I team e i piloti del WRC 2017

Un occhio alla line-up del Mondiale al via settimana prossima. Gli italiani, purtroppo, latitano
La Citroën C3 WRC durante un test nel 2016
La Citroën C3 WRC durante un test nel 2016 © Citroën Racing
di Red Bull Team

Annata di grandi cambiamenti, quella che sta per iniziare nel WRC, col primo appuntamento fissato a Monte Carlo dal 20 al 22 gennaio. Annata segnata prima di tutto dall’abbandono del team che ha dominato gli ultimi 4 anni, Volkswagen; e poi da importanti rivoluzioni nel regolamento e quindi nel design delle auto, che passano da 315 a 380 cv di potenza, adottando al tempo stesso soluzioni aerodinamiche più aggressive e riducendo il loro peso complessivo: col risultato di diventare molto più veloci, per garantire ai tifosi una dose di adrenalina ancora più massiccia.
E tra le novità, anche il fatto che tutti gli appassionati potranno seguire il Mondiale Rally sintonizzandosi sulle frequenze di Red Bull Tv, che poi vuol dire seguire questo link.

Noi siamo molto eccitati, e sappiamo che lo siete anche voi.

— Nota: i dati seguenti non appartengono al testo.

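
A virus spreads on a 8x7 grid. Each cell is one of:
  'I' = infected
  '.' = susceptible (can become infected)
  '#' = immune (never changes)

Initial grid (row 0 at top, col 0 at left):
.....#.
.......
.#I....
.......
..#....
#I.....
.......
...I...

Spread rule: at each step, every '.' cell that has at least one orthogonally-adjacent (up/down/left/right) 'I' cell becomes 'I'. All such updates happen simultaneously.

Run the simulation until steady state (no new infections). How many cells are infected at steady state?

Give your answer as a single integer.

Answer: 52

Derivation:
Step 0 (initial): 3 infected
Step 1: +9 new -> 12 infected
Step 2: +13 new -> 25 infected
Step 3: +12 new -> 37 infected
Step 4: +9 new -> 46 infected
Step 5: +4 new -> 50 infected
Step 6: +2 new -> 52 infected
Step 7: +0 new -> 52 infected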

Per aiutarvi ad arrivare preparati all’appuntamento col primo rally 2017, abbiamo pensato innanzi tutto di presentarvi per bene la line-up dei protagonisti del Mondiale: i 4 team ufficiali ed i rispettivi piloti, con speciali immagini che permettono di confrontare la macchine dell’anno scorso con quell di quest’anno - basta cliccare sull’immagine per farla ruotare e scoprire i nuovi modelli.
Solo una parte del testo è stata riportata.